The Tories suffered a 6% swing against them, losing 485 councillors, and in the process managing to lose control of 11 councils. Labour made solid if modest advances, context considered, with 108 councillors and 5 councils gained, and an additional council (Crawley) falling to Labour in a by-election a month later on 9th June.
The top performers in the local elections were really the Liberal Democrats, who, despite only a 2% swing in their favour (compared to Labour’s 6% swing), gained over twice the number of seats (224) and three councils. The Lib Dem vote is becoming more efficiently spread.
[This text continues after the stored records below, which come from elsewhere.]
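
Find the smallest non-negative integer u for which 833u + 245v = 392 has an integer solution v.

4

Euclid: 833 = 3·245 + 98; 245 = 2·98 + 49; 98 = 2·49 + 0 → gcd = 49; 392 = 49·8.
Back-substitution yields 833·(-2) + 245·(7) = 49, so one solution is u = -2·8 = -16, v = 7·8 = 56.
Solutions in u differ by 245/49 = 5; the one in [0, 5) is -16 mod 5 = 4.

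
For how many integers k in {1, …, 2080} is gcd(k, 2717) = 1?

2717 = 11·13·19. Inclusion–exclusion on these primes:
2080 − ⌊2080/11⌋ − ⌊2080/13⌋ − ⌊2080/19⌋ + ⌊2080/143⌋ + ⌊2080/209⌋ + ⌊2080/247⌋ − ⌊2080/2717⌋ = 1653

1653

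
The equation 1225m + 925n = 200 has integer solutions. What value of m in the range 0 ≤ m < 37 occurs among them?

13

Euclid: 1225 = 1·925 + 300; 925 = 3·300 + 25; 300 = 12·25 + 0 → gcd = 25; 200 = 25·8.
Back-substitution yields 1225·(-3) + 925·(4) = 25, so one solution is m = -3·8 = -24, n = 4·8 = 32.
Solutions in m differ by 925/25 = 37; the one in [0, 37) is -24 mod 37 = 13.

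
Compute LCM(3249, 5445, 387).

3249 = 3² · 19²; 5445 = 3² · 5 · 11²; 387 = 3² · 43
lcm takes max exponent of each prime: 3² · 5 · 11² · 19² · 43 = 84522735

84522735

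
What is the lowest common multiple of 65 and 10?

130

gcd first: 65 = 6·10 + 5; 10 = 2·5 + 0 → gcd = 5
lcm = 65·10/gcd = 650/5 = 130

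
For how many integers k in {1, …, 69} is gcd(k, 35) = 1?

48

35 = 5·7. Inclusion–exclusion on these primes:
69 − ⌊69/5⌋ − ⌊69/7⌋ + ⌊69/35⌋ = 48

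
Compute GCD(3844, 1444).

4

Euclid: 3844 = 2·1444 + 956; 1444 = 1·956 + 488; 956 = 1·488 + 468; 488 = 1·468 + 20; 468 = 23·20 + 8; 20 = 2·8 + 4; 8 = 2·4 + 0. Last nonzero remainder: 4.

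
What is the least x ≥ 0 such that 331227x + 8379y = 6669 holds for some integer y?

gcd(331227, 8379) = 171 (Euclid: 331227 = 39·8379 + 4446; 8379 = 1·4446 + 3933; 4446 = 1·3933 + 513; 3933 = 7·513 + 342; 513 = 1·342 + 171; 342 = 2·171 + 0), and 171 | 6669.
Extended Euclid: 331227·(17) + 8379·(-672) = 171. Scale by 39: x₀ = 663.
General solution x = x₀ + 49t; reducing mod 49 gives x = 26 (and y = -1027).

26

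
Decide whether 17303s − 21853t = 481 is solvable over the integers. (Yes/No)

Yes

By Bézout, 17303s − 21853t = 481 has integer solutions iff gcd(17303, 21853) | 481.
Euclid: 21853 = 1·17303 + 4550; 17303 = 3·4550 + 3653; 4550 = 1·3653 + 897; 3653 = 4·897 + 65; 897 = 13·65 + 52; 65 = 1·52 + 13; 52 = 4·13 + 0. gcd = 13; 481 mod 13 = 0. Yes.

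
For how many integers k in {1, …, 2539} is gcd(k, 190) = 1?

962

190 = 2·5·19. Inclusion–exclusion on these primes:
2539 − ⌊2539/2⌋ − ⌊2539/5⌋ − ⌊2539/19⌋ + ⌊2539/10⌋ + ⌊2539/38⌋ + ⌊2539/95⌋ − ⌊2539/190⌋ = 962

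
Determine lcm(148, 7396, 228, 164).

639524724

lcm(148, 7396) = 148·7396/gcd = 1094608/4 = 273652
lcm(273652, 228) = 273652·228/gcd = 62392656/4 = 15598164
lcm(15598164, 164) = 15598164·164/gcd = 2558098896/4 = 639524724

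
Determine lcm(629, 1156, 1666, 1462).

lcm(629, 1156) = 629·1156/gcd = 727124/17 = 42772
lcm(42772, 1666) = 42772·1666/gcd = 71258152/34 = 2095828
lcm(2095828, 1462) = 2095828·1462/gcd = 3064100536/34 = 90120604

90120604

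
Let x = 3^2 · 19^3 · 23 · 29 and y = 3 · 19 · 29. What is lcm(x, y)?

max exponent per prime: 3^2 · 19^3 · 23 · 29 = 41174577

41174577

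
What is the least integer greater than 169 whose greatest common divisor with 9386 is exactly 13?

gcd(m, 9386) = 13 forces 13 | m; write m = 13s. Then gcd(13s, 13·722) = 13·gcd(s, 722), so need gcd(s, 722) = 1.
13s > 169 gives s ≥ 14. The least s ≥ 14 coprime to 722 is 15, so m = 13·15 = 195.

195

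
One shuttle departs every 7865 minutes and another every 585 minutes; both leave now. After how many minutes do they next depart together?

70785

gcd first: 7865 = 13·585 + 260; 585 = 2·260 + 65; 260 = 4·65 + 0 → gcd = 65
lcm = 7865·585/gcd = 4601025/65 = 70785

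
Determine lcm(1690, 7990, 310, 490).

2051120890

1690 = 2 · 5 · 13²; 7990 = 2 · 5 · 17 · 47; 310 = 2 · 5 · 31; 490 = 2 · 5 · 7²
lcm takes max exponent of each prime: 2 · 5 · 7² · 13² · 17 · 31 · 47 = 2051120890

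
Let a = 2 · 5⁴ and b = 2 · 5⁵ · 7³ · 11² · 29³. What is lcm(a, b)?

max exponent per prime: 2 · 5⁵ · 7³ · 11² · 29³ = 6326354168750

6326354168750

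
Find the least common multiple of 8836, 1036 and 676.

8836 = 2² · 47²; 1036 = 2² · 7 · 37; 676 = 2² · 13²
lcm takes max exponent of each prime: 2² · 7 · 13² · 37 · 47² = 386760556

386760556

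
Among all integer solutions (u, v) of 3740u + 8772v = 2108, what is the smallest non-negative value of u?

85

gcd(3740, 8772) = 68 (Euclid: 8772 = 2·3740 + 1292; 3740 = 2·1292 + 1156; 1292 = 1·1156 + 136; 1156 = 8·136 + 68; 136 = 2·68 + 0), and 68 | 2108.
Extended Euclid: 3740·(61) + 8772·(-26) = 68. Scale by 31: u₀ = 1891.
General solution u = u₀ + 129t; reducing mod 129 gives u = 85 (and v = -36).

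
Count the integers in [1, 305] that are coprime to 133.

133 = 7·19. Inclusion–exclusion on these primes:
305 − ⌊305/7⌋ − ⌊305/19⌋ + ⌊305/133⌋ = 248

248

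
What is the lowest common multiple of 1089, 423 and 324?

1842588

1089 = 3² · 11²; 423 = 3² · 47; 324 = 2² · 3⁴
lcm takes max exponent of each prime: 2² · 3⁴ · 11² · 47 = 1842588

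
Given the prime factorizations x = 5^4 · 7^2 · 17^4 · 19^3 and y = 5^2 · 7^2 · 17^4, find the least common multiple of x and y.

17544160256875

max exponent per prime: 5^4 · 7^2 · 17^4 · 19^3 = 17544160256875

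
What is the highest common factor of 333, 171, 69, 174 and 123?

3

gcd(333, 171): 333 = 1·171 + 162; 171 = 1·162 + 9; 162 = 18·9 + 0 → 9
gcd(9, 69): 69 = 7·9 + 6; 9 = 1·6 + 3; 6 = 2·3 + 0 → 3
gcd(3, 174): 174 = 58·3 + 0 → 3
gcd(3, 123): 123 = 41·3 + 0 → 3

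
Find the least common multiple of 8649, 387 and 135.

5578605

8649 = 3² · 31²; 387 = 3² · 43; 135 = 3³ · 5
lcm takes max exponent of each prime: 3³ · 5 · 31² · 43 = 5578605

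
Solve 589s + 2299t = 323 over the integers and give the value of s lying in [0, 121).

63

gcd(589, 2299) = 19 (Euclid: 2299 = 3·589 + 532; 589 = 1·532 + 57; 532 = 9·57 + 19; 57 = 3·19 + 0), and 19 | 323.
Extended Euclid: 589·(-39) + 2299·(10) = 19. Scale by 17: s₀ = -663.
General solution s = s₀ + 121k; reducing mod 121 gives s = 63 (and t = -16).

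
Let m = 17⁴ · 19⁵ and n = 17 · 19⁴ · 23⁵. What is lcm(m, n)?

1331076053379194597

max exponent per prime: 17⁴ · 19⁵ · 23⁵ = 1331076053379194597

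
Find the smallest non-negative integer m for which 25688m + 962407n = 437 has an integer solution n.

gcd(25688, 962407) = 19 (Euclid: 962407 = 37·25688 + 11951; 25688 = 2·11951 + 1786; 11951 = 6·1786 + 1235; 1786 = 1·1235 + 551; 1235 = 2·551 + 133; 551 = 4·133 + 19; 133 = 7·19 + 0), and 19 | 437.
Extended Euclid: 25688·(7006) + 962407·(-187) = 19. Scale by 23: m₀ = 161138.
General solution m = m₀ + 50653t; reducing mod 50653 gives m = 9179 (and n = -245).

9179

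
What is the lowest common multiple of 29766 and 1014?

5030454

gcd first: 29766 = 29·1014 + 360; 1014 = 2·360 + 294; 360 = 1·294 + 66; 294 = 4·66 + 30; 66 = 2·30 + 6; 30 = 5·6 + 0 → gcd = 6
lcm = 29766·1014/gcd = 30182724/6 = 5030454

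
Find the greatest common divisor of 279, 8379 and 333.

9

gcd(279, 8379): 8379 = 30·279 + 9; 279 = 31·9 + 0 → 9
gcd(9, 333): 333 = 37·9 + 0 → 9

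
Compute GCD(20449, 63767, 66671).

121

20449 = 11² · 13²; 63767 = 11² · 17 · 31; 66671 = 11² · 19 · 29
gcd takes min exponent of each prime: 11² = 121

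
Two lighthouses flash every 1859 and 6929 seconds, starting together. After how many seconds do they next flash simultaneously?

gcd first: 6929 = 3·1859 + 1352; 1859 = 1·1352 + 507; 1352 = 2·507 + 338; 507 = 1·338 + 169; 338 = 2·169 + 0 → gcd = 169
lcm = 1859·6929/gcd = 12881011/169 = 76219

76219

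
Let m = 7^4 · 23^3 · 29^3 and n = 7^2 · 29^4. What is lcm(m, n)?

20661776512727

max exponent per prime: 7^4 · 23^3 · 29^4 = 20661776512727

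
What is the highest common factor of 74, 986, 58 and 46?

2

gcd(74, 986): 986 = 13·74 + 24; 74 = 3·24 + 2; 24 = 12·2 + 0 → 2
gcd(2, 58): 58 = 29·2 + 0 → 2
gcd(2, 46): 46 = 23·2 + 0 → 2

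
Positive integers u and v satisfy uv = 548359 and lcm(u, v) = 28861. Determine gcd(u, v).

19

From gcd × lcm = uv: gcd = 548359 / 28861 = 19.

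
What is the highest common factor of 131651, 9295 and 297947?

169

gcd(131651, 9295): 131651 = 14·9295 + 1521; 9295 = 6·1521 + 169; 1521 = 9·169 + 0 → 169
gcd(169, 297947): 297947 = 1763·169 + 0 → 169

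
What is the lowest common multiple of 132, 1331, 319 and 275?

11579700

132 = 2² · 3 · 11; 1331 = 11³; 319 = 11 · 29; 275 = 5² · 11
lcm takes max exponent of each prime: 2² · 3 · 5² · 11³ · 29 = 11579700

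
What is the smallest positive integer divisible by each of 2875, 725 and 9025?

lcm(2875, 725) = 2875·725/gcd = 2084375/25 = 83375
lcm(83375, 9025) = 83375·9025/gcd = 752459375/25 = 30098375

30098375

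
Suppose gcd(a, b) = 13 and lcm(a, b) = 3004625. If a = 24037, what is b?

Using ab = gcd(a,b)·lcm(a,b) = 13·3004625 = 39060125, we get b = 39060125/24037 = 1625.

1625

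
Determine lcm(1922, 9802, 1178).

lcm(1922, 9802) = 1922·9802/gcd = 18839444/2 = 9419722
lcm(9419722, 1178) = 9419722·1178/gcd = 11096432516/62 = 178974718

178974718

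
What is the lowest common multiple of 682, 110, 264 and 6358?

682 = 2 · 11 · 31; 110 = 2 · 5 · 11; 264 = 2³ · 3 · 11; 6358 = 2 · 11 · 17²
lcm takes max exponent of each prime: 2³ · 3 · 5 · 11 · 17² · 31 = 11825880

11825880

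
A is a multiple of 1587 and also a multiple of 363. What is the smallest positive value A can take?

1587 = 3 · 23²; 363 = 3 · 11²
max exponents: 3 · 11² · 23² = 192027

192027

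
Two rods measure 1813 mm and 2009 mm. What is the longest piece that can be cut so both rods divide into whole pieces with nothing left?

49

1813 = 7² · 37
2009 = 7² · 41
Common: 7² = 49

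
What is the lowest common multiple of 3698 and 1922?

3553778

gcd first: 3698 = 1·1922 + 1776; 1922 = 1·1776 + 146; 1776 = 12·146 + 24; 146 = 6·24 + 2; 24 = 12·2 + 0 → gcd = 2
lcm = 3698·1922/gcd = 7107556/2 = 3553778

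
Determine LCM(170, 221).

2210

gcd first: 221 = 1·170 + 51; 170 = 3·51 + 17; 51 = 3·17 + 0 → gcd = 17
lcm = 170·221/gcd = 37570/17 = 2210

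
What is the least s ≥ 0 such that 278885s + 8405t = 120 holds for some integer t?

Euclid: 278885 = 33·8405 + 1520; 8405 = 5·1520 + 805; 1520 = 1·805 + 715; 805 = 1·715 + 90; 715 = 7·90 + 85; 90 = 1·85 + 5; 85 = 17·5 + 0 → gcd = 5; 120 = 5·24.
Back-substitution yields 278885·(-94) + 8405·(3119) = 5, so one solution is s = -94·24 = -2256, t = 3119·24 = 74856.
Solutions in s differ by 8405/5 = 1681; the one in [0, 1681) is -2256 mod 1681 = 1106.

1106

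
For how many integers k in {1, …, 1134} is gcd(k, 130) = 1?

419

Prime factors of 130: 2, 5, 13. Count integers ≤ 1134 divisible by none of them.
By inclusion–exclusion: 1134 − ⌊1134/2⌋ − ⌊1134/5⌋ − ⌊1134/13⌋ + ⌊1134/10⌋ + ⌊1134/26⌋ + ⌊1134/65⌋ − ⌊1134/130⌋ = 419.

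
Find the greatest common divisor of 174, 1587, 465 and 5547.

174 = 2 · 3 · 29; 1587 = 3 · 23²; 465 = 3 · 5 · 31; 5547 = 3 · 43²
gcd takes min exponent of each prime: 3 = 3

3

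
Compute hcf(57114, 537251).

57114 = 2 · 3² · 19 · 167
537251 = 11 · 13² · 17²
Common: 1 = 1

1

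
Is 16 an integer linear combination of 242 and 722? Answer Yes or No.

Yes

gcd(242, 722): 722 = 2·242 + 238; 242 = 1·238 + 4; 238 = 59·4 + 2; 4 = 2·2 + 0 → 2
2 divides 16, so a solution exists.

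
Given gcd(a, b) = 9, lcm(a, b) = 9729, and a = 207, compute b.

a·b = gcd·lcm = 9·9729 = 87561, so b = 87561/207 = 423.

423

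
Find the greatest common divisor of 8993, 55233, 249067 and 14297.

17

gcd(8993, 55233): 55233 = 6·8993 + 1275; 8993 = 7·1275 + 68; 1275 = 18·68 + 51; 68 = 1·51 + 17; 51 = 3·17 + 0 → 17
gcd(17, 249067): 249067 = 14651·17 + 0 → 17
gcd(17, 14297): 14297 = 841·17 + 0 → 17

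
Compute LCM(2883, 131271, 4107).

2883 = 3 · 31²; 131271 = 3 · 7² · 19 · 47; 4107 = 3 · 37²
lcm takes max exponent of each prime: 3 · 7² · 19 · 31² · 37² · 47 = 172701309039

172701309039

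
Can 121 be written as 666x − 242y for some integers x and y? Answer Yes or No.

No

By Bézout, 666x − 242y = 121 has integer solutions iff gcd(666, 242) | 121.
Euclid: 666 = 2·242 + 182; 242 = 1·182 + 60; 182 = 3·60 + 2; 60 = 30·2 + 0. gcd = 2; 121 mod 2 = 1. No.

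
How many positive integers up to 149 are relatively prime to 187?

128

Prime factors of 187: 11, 17. Count integers ≤ 149 divisible by none of them.
By inclusion–exclusion: 149 − ⌊149/11⌋ − ⌊149/17⌋ + ⌊149/187⌋ = 128.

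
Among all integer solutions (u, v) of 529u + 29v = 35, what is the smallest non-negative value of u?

5

gcd(529, 29) = 1 (Euclid: 529 = 18·29 + 7; 29 = 4·7 + 1; 7 = 7·1 + 0), and 1 | 35.
Extended Euclid: 529·(-4) + 29·(73) = 1. Scale by 35: u₀ = -140.
General solution u = u₀ + 29t; reducing mod 29 gives u = 5 (and v = -90).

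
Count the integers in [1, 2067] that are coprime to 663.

1197

Prime factors of 663: 3, 13, 17. Count integers ≤ 2067 divisible by none of them.
By inclusion–exclusion: 2067 − ⌊2067/3⌋ − ⌊2067/13⌋ − ⌊2067/17⌋ + ⌊2067/39⌋ + ⌊2067/51⌋ + ⌊2067/221⌋ − ⌊2067/663⌋ = 1197.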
Where they have struggled against Labour opponents who will not let anybody forget their ruinous choices during the coalition era, they are ploughing a much more fertile furrow in the Tory ‘blue wall’ in the South West and South East.
While there has been press (and Tory) speculation about deals between Labour and the Lib Dems, this claim is pretty much bereft of evidence. Dreams on some parts of the left about a formal ‘progressive alliance’ still seem a long way off. Labour voters who might have voted Lib Dem in the early 2000s are still repulsed by the legacy of austerity, and much will depend on how the Lib Dems decide to play the growing economic conflict between workers and bosses over pay and inflation.
Formalities around this situation may be a red herring. In a situation where Labour and the Lib Dems mutually profit by focussing activists and resources in different areas, both parties keeping a close eye on where their cards are played could make an enormous difference regardless of any dialogue, let alone co-operation. Between them, the two parties concluded their local election campaigns with 332 more councillors, giving Mr Johnson a bloody nose.
The next strategic question for Labour is how it will deal with one simple fact: it is not doing enough on its own.
The party has a suite of policies that are not passing the doorstep tests of recognisability and identification. For every voter pleased with how Starmer has corrected some of Corbynism’s mistakes, there is another who feels a lack of inspiration or ambition, characteristics that are essential in political leadership. Labour is making modest progress, but is reliant on a Lib Dem recovery in the areas it can’t reach. The full extent of what both parties have in common, along with the Greens and the nationalist parties, is a self-combusting Tory opposition. But just as Labour offers steady but not compelling leadership electorally or politically, there is also no unified anti-Tory campaign or cultural bloc to complement it, unless one counts Dominic Cummings’ Twitter feed.
The Tories can’t be underestimated. Their leadership are masters of political escapology, are masterful bullshitters, and they remain well funded and organised. They did not do badly everywhere, taking councils in London like Harrow and Croydon, and after every successful local election campaign for opposition parties, we can be sure that the polls will narrow.